O texto aprovado simplesmente passa por cima do direito dos moradores que optaram por residir nessas áreas por causa de suas características, e que agora são penalizados pelas novas regras.

Outra região que sofrerá grande impacto será o perímetro da Operação Urbana Águas Espraiadas onde o mapa de Zoneamento fez um “puxadinho”, ampliando os limites em 647 mil m², que vai despertar o interesse dos empreendimentos imobiliários e estimular ainda mais a verticalização da região. Graças a esse “puxadinho”, por exemplo, será possível construir um novo shopping e uma torre de escritórios, que destruirá 135 mil m² da única área de manancial da cidade, na Marginal Pinheiros, entre as pontes Cidade Jardim e João Dias.

É gritante a ilegalidade desse empreendimento comercial, o único setor beneficiado. Devido às irregularidades, o Tribunal de Contas do Município (TCM) suspendeu a licença para construção dessa obra, após pedido feito por mim ao TCM, em setembro.

O projeto aprovado também dobra o limite de andares de 8 para 16 em vias que funcionam como centros de bairros. Estão nessas condições avenidas como a República do Líbano (Moema) e a Rua Clélia (Lapa). Nada menos que 8% do território de São Paulo vai dobrar a altura dos prédios. Bairros como Jardim São Paulo, Pinheiros, Campo Limpo, Vila Matilde, Vila Mariana e Ipiranga passarão por intensa transformação, descaracterizando seu tecido urbano com violenta verticalização.

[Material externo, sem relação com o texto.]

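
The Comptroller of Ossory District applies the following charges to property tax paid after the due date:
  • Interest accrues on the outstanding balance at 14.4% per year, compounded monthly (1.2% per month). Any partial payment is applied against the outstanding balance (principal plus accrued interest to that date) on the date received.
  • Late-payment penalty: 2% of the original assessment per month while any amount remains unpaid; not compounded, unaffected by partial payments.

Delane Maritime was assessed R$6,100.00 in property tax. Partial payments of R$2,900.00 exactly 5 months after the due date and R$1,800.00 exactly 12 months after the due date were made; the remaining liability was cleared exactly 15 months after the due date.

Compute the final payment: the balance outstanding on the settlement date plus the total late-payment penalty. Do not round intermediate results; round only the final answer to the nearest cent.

R$3,992.22

Balance at month 5: R$6,100.0000 × (1 + 0.012)^5 = R$6,474.8900…
After R$2,900.00 payment: R$6,474.8900… − R$2,900.00 = R$3,574.8900…
Balance at month 12: R$3,574.8900… × (1 + 0.012)^7 = R$3,886.2101…
After R$1,800.00 payment: R$3,886.2101… − R$1,800.00 = R$2,086.2101…
Balance at month 15: R$2,086.2101… × (1 + 0.012)^3 = R$2,162.2185…
Penalty: 15 × 2% × R$6,100.00 = R$1,830.00
Final settlement = outstanding balance + penalty = R$2,162.2185… + R$1,830.00 = R$3,992.22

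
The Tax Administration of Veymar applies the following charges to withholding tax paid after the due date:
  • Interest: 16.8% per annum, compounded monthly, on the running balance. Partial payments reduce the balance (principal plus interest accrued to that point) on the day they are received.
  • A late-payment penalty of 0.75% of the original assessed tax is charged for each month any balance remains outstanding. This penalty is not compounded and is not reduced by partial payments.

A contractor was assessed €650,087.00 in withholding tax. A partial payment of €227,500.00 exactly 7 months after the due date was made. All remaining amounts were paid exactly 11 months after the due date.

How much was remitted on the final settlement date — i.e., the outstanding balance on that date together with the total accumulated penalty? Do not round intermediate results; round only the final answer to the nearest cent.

Monthly rate = 16.8% ÷ 12 = 1.4%
Balance at month 7: €650,087.0000 × (1 + 0.014)^7 = €716,534.5999…
After €227,500.00 payment: €716,534.5999… − €227,500.00 = €489,034.5999…
Balance at month 11: €489,034.5999… × (1 + 0.014)^4 = €517,001.0286…
Penalty: 11 × 0.75% × €650,087.00 = €53,632.18…
Final settlement = outstanding balance + penalty = €517,001.0286… + €53,632.18… = €570,633.21

€570,633.21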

O Zoneamento aprovado Lei também cria subcategorias como a INFRA, de uso não residencial. Chamo a atenção para esta nomenclatura, pois pode ser uma cilada para os moradores da Vila Jaguara que vêm lutando contra a instalação de um lixão naquele bairro, e poderão ser surpreendidos por este artifício que passou a constar no texto.

A nova lei propõe, ainda, as Zonas Centralidade, isto é, territórios destinados para usos não-residenciais, podendo se instalar os setores de comércio e serviços. A grande questão é que as Zonas Centralidade invadem bairros como, por exemplo, Granja Julieta, Jardins, Alto de Pinheiros, Planalto Paulista e Jardim da Saúde.

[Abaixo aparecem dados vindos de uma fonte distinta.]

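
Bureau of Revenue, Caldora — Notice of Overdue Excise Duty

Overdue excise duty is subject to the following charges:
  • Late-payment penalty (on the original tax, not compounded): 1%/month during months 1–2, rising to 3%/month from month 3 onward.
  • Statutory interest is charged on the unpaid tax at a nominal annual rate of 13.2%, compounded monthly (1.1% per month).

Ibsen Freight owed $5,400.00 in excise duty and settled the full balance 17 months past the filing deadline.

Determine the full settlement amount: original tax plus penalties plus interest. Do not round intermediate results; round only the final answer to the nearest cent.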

Outra grande falha e que poderá comprometer todas as regiões é que o projeto aprovado não detalha por escrito as diversas zonas por Subprefeituras – traz apenas quatro mapas genéricos abrangendo a cidade. A partir de agora, o grande perigo e fazer mais “puxadinhos”, ou seja, aumentar determinada zona, conforme conveniência.

Por esses e muitos outros motivos é que votei contra a aprovação desse projeto de Lei de Uso e Ocupação do Solo. Uma cidade do tamanho e da complexidade de São Paulo não pode ser administrada na base improviso, sem planejamento, sem estudos técnicos, sem considerar a população e desprezar as sérias consequências que isso traz para a cidade.